07 December 2018 News

Misplaced satellites provide highest accuracy yet of Einstein's theory

Galileos measure Einsteinian time dilation. Image: ESA
Galileos measure Einsteinian time dilation. Image: ESA

A pair of Europe’s Galileo satellites that have fortuitously been stranded in an incorrect orbit for a few years, have helped scientists achieve the most accurate measurement ever made of gravitational redshift; a key element of Einstein’s Theory of General Relativity, that describes how time passes more slowly when close to a massive object.

Einstein theorised that shifts in gravity would alter the passing of time a century ago and since then, several experiments have proved this to be the case. However these new findings improve upon the measurement fivefold.

These extraordinary results have been made possible thanks to the very high stabilities of passive hydrogen maser (PHM) clocks aboard each Galileo. These particular ones are stable to one second in three million years and if they didn't account for gravitational redshift, i.e that they run faster in orbit than they do down on the ground, then it would only take a mistiming of a few tenths of a microsecond per day for the satellites to be off course by around 10 kilometres per day, if they were left uncorrected.

“The fact that the Galileo satellites carry passive hydrogen maser clocks, was essential for the attainable accuracy of these tests,” said Sven Hermann at the University of Bremen’s ZARM Center of Applied Space Technology and Microgravity.

“It is hugely satisfying for ESA to see that our original expectation that such results might be theoretically possible have now been borne out in practical terms, providing the first reported improvement of the gravitational redshift test for more than 40 years,” comments Javier Ventura-Traveset, Head of ESA’s Galileo Navigation Science Office.

The discovery is all the more gratifying, as the measurement only came about because the two Galileo satellites (5 and 6) were not where they were supposed to be. Launched back in 2014, a malfunctioning Soyuz upper stage rocket stranded the satellites in orbits that were too elliptical to be used for their intended purpose - navigation.

Despite an attempt by ESA flight controllers to raise the low points of the satellites’ orbits and make them more circular, they could not shift them enough and instead each satellite climbed and fell some 8500 kilometres twice per day.

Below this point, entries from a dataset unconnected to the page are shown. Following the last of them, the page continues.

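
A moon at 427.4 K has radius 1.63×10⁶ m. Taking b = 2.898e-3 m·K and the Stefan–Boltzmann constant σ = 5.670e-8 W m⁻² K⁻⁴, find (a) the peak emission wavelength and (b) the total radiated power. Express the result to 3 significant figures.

λ_max ≈ 6.78 μm; P ≈ 6.32×10¹⁶ W

(a) λ_max = b/T = 2.898×10⁻³/427.4 = 6.781×10⁻⁶ m = 6.78 μm.
Surface area A = 4πR² = 4π(1.63×10⁶ m)² = 3.33876×10¹³ m².
(b) P = σAT⁴ = 5.670×10⁻⁸×3.33876×10¹³×(427.4)⁴ = 6.32×10¹⁶ W.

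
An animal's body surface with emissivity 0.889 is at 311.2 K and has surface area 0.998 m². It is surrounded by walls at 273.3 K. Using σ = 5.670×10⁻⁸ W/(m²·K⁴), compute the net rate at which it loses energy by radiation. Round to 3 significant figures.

Net loss ≈ 191 W

Area A = 0.998 m².
Net radiated power P_net = εσA(T⁴ − T₀⁴) = 0.889×5.670×10⁻⁸×0.998×(311.2⁴ − 273.3⁴).
T⁴ − T₀⁴ = 9.37904×10⁹ − 5.57903×10⁹ = 3.80001×10⁹ K⁴, so P_net = 191 W.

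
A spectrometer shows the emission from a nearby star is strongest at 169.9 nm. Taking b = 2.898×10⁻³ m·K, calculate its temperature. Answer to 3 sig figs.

Wien's law gives T = b/λ_max = (2.898×10⁻³ m·K)/(1.699×10⁻⁷ m) = 1.71×10⁴ K.

T ≈ 1.71×10⁴ K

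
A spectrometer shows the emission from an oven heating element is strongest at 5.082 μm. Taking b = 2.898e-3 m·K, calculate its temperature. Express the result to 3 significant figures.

T ≈ 570 K

Wien's law gives T = b/λ_max = (2.898×10⁻³ m·K)/(5.082×10⁻⁶ m) = 570 K.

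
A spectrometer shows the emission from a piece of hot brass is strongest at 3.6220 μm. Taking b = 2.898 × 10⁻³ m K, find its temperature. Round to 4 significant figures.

T ≈ 800.1 K

Wien's law gives T = b/λ_max = (2.898×10⁻³ m·K)/(3.6220×10⁻⁶ m) = 800.1 K.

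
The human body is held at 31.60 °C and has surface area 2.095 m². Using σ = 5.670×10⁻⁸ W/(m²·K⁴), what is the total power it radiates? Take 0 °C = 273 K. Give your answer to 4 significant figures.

P ≈ 1023 W

T = 31.60 °C + 273 = 304.60 K.
Area A = 2.095 m².
P = σAT⁴ = 5.670×10⁻⁸ × 2.095 × (304.60)⁴ = 1023 W.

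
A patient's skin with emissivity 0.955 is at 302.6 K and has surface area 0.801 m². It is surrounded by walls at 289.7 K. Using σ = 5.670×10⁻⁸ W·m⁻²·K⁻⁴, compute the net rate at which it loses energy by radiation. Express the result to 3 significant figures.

Net loss ≈ 58.2 W

Area A = 0.801 m².
Net radiated power P_net = εσA(T⁴ − T₀⁴) = 0.955×5.670×10⁻⁸×0.801×(302.6⁴ − 289.7⁴).
T⁴ − T₀⁴ = 8.38447×10⁹ − 7.04359×10⁹ = 1.34088×10⁹ K⁴, so P_net = 58.2 W.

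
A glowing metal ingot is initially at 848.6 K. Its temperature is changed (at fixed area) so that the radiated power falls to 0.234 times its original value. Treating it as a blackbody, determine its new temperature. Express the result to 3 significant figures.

P ∝ T⁴, so T₂/T₁ = (P₂/P₁)^(1/4) = (0.234)^(1/4) = 0.695511.
T₂ = 848.6 × 0.695511 = 590 K.

T₂ ≈ 590 K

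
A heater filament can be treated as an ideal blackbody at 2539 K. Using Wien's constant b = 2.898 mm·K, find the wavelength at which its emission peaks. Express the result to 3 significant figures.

Wien's displacement law: λ_max = b/T = (2.898×10⁻³ m·K)/(2539 K) = 1.141×10⁻⁶ m.
That is 1.14×10³ nm, in the infrared range.

λ_max ≈ 1.14×10³ nm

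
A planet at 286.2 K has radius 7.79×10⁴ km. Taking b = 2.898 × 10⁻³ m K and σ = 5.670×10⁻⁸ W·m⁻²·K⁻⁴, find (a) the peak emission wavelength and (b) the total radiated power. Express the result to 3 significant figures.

(a) λ_max = b/T = 2.898×10⁻³/286.2 = 1.013×10⁻⁵ m = 10.1 μm.
Surface area A = 4πR² = 4π(7.79×10⁷ m)² = 7.62579×10¹⁶ m².
(b) P = σAT⁴ = 5.670×10⁻⁸×7.62579×10¹⁶×(286.2)⁴ = 2.90×10¹⁹ W.

λ_max ≈ 10.1 μm; P ≈ 2.90×10¹⁹ W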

But rather than assign the satellites to the great scrapheap in the skies, these regular shifts in height, and therefore regular shifts in gravity levels, turned a misfortunate event into a fortunate one.

“The fact that the Galileo satellites carry passive hydrogen maser clocks, was essential for the attainable accuracy of these tests,” noted Sven Hermann at the University of Bremen’s ZARM Center of Applied Space Technology and Microgravity. “Ongoing improvements in the processing and in particular in the modelling of the clocks, might lead to tightened results in the future.”

When the satellites are not helping to prove that Einstein was right once again, they are used as part of the Galileo search and rescue services, but the aim is still to use them for the purpose they were designed for. Once approved by ESA and the European Commission, the satellites will take their place with the other 24 active Galileo satellites, a system which cost around 9 billion euros to implement, to resume normal operations.